2. If it alternates from 2wd/4wd at 1 second intervals, the problem is the Engine Brake Actuator.
3. If it alternates from 2wd/4wd at 2 second intervals, the problem is both the selectable 2wd/4wd actuator and Engine brake actuator. 
__________________
Hope this helped you,
Zack


----------



## IBBruin (Feb 10, 2009)

If you did that from memory you're good! lol


----------



## zacksbf (Sep 11, 2009)

lol. I wish.. looked it up real quick


----------



## mr green (Sep 1, 2009)

it has to be the selectable 2wd/4wd actuator it flashes faster than 1 sec. when the go bad to they buss like mine is doing and is there a way to clean them or when they go bad there bad? thanks for the help guys i would be lost!


----------



## zacksbf (Sep 11, 2009)

Yes, they can be disassembled and clean. This works if it is a connection issue inside the actuator. The dealership is proud of them new so if cleaning it doesn't fix it check the WTS sections on the forums for someone parting out a bike or ebay. Unless your in a big hurry then lighten up that wallet at the stealership.


----------



## mr green (Sep 1, 2009)

now let me ask a really stupid question which one is the 2wd/4wd actuator? where is it located


----------



## hondarecoveryman (Feb 28, 2009)

Located where the shaft goes into the front diff. cant miss it


----------



## IBBruin (Feb 10, 2009)

Here's a couple of "How To's" Lot's of good info. 
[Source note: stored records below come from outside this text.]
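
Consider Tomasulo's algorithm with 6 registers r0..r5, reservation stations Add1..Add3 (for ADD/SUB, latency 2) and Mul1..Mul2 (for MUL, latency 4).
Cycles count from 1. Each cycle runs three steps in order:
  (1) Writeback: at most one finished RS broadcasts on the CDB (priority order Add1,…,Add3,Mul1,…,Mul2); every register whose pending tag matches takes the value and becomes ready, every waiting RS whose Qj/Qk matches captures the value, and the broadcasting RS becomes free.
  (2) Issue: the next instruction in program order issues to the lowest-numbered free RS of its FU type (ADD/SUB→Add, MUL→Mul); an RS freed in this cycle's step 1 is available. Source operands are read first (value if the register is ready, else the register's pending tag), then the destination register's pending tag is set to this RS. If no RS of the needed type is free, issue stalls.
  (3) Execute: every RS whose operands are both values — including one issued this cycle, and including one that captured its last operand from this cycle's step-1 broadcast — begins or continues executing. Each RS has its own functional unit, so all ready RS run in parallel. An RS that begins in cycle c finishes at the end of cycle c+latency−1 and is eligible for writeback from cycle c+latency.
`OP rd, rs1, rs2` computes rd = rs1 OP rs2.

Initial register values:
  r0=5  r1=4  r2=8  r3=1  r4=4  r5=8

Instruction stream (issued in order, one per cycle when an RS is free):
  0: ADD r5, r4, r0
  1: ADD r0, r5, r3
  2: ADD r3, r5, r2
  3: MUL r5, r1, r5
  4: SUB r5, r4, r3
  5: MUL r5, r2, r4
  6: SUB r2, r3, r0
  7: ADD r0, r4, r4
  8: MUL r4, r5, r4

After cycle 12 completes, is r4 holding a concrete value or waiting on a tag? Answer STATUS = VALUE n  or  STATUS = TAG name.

cycle 1: issue ADD r5<-Add1 // r0:5,r1:4,r2:8,r3:1,r4:4,r5:Add1
cycle 2: issue ADD r0<-Add2 // r0:Add2,r1:4,r2:8,r3:1,r4:4,r5:Add1
cycle 3: CDB Add1=9; issue ADD r3<-Add1 // r0:Add2,r1:4,r2:8,r3:Add1,r4:4,r5:9
cycle 4: issue MUL r5<-Mul1 // r0:Add2,r1:4,r2:8,r3:Add1,r4:4,r5:Mul1
cycle 5: CDB Add1=17; issue SUB r5<-Add1 // r0:Add2,r1:4,r2:8,r3:17,r4:4,r5:Add1
cycle 6: CDB Add2=10; issue MUL r5<-Mul2 // r0:10,r1:4,r2:8,r3:17,r4:4,r5:Mul2
cycle 7: CDB Add1=-13; issue SUB r2<-Add1 // r0:10,r1:4,r2:Add1,r3:17,r4:4,r5:Mul2
cycle 8: CDB Mul1=36; issue ADD r0<-Add2 // r0:Add2,r1:4,r2:Add1,r3:17,r4:4,r5:Mul2
cycle 9: CDB Add1=7; issue MUL r4<-Mul1 // r0:Add2,r1:4,r2:7,r3:17,r4:Mul1,r5:Mul2
cycle 10: CDB Add2=8 // r0:8,r1:4,r2:7,r3:17,r4:Mul1,r5:Mul2
cycle 11: CDB Mul2=32 // r0:8,r1:4,r2:7,r3:17,r4:Mul1,r5:32
cycle 12: - // r0:8,r1:4,r2:7,r3:17,r4:Mul1,r5:32

STATUS = TAG Mul1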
http://www.mudinmyblood.net/forum/showthread.php?t=1033

http://www.mudinmyblood.net/forum/showthread.php?t=660


----------



## zacksbf (Sep 11, 2009)

That top video is an awesome detailed video of exactly how you should clean it up. When those magnets come loose they bind up the actuator which causes it to buzz but then bind and not engage. Some people even start popping fuses due to it. Then the other things he noted like the rust on the main shaft will cause binding and the rust on the motor will cause it to not get a good connection against the magnets or "brushes". Its the same concept at any electric powered hand tool you have that you can see the sparking inside the motor as it passes the brushes or magnets. If its not firing properly across the brushes it will loose performance and or stop working.


----------



## mr green (Sep 1, 2009)

hey thanks again for all your help.


----------



## mr green (Sep 1, 2009)

well i cleaned th 2wd/4x4 acutuator and put it on the battery charger and it worked fine reinstalled it an it didnt fix the problem. so im still stumped switch checked out ok to. any body???:banghead:


----------



## smokin_6.0 (Jun 21, 2009)

when you put it back in where was the block on the shaft that goes in the diff located? also was the space in the magnets that cover the motor on the actuator aligned with the long bolt?


----------



## mr green (Sep 1, 2009)

i did the reset mode for the bolck i put the long bolt between the gaps of the magnets.


----------



## mr green (Sep 1, 2009)

ok battery checked out ok im getting power to the front diff 2x2/4x4 actuator moter to do the reset i put it on a battery charger and it spun great why wont it put this darn thing in 4x4 when i reinstall the actuator back in the diff and flip the 4x4 switch i checked the switch out with a meter and its good anybody have a clue???


----------



## 650Brute (Dec 18, 2008)

I'm perplexed...


----------



## drtj (May 3, 2009)

Check the wires for m ur switch to the actuator. Check all connections. Pull fuse box out check all wires going into the bottom of fuse box.


----------



## twilight124 (Nov 26, 2009)

*No power to 4wd actuator.*

All fuses good!! Actuator motor is working but no power to actuator?? What the hell is going on?


----------



## Brute650i (Dec 17, 2008)

If the rubber around the switch has a cut in it then you may want to take it apart and clean it. Mine did the same thing and that's what was wrong had a lot of mud and corrosion in it. Replaced the switch and everything worked fine again.


----------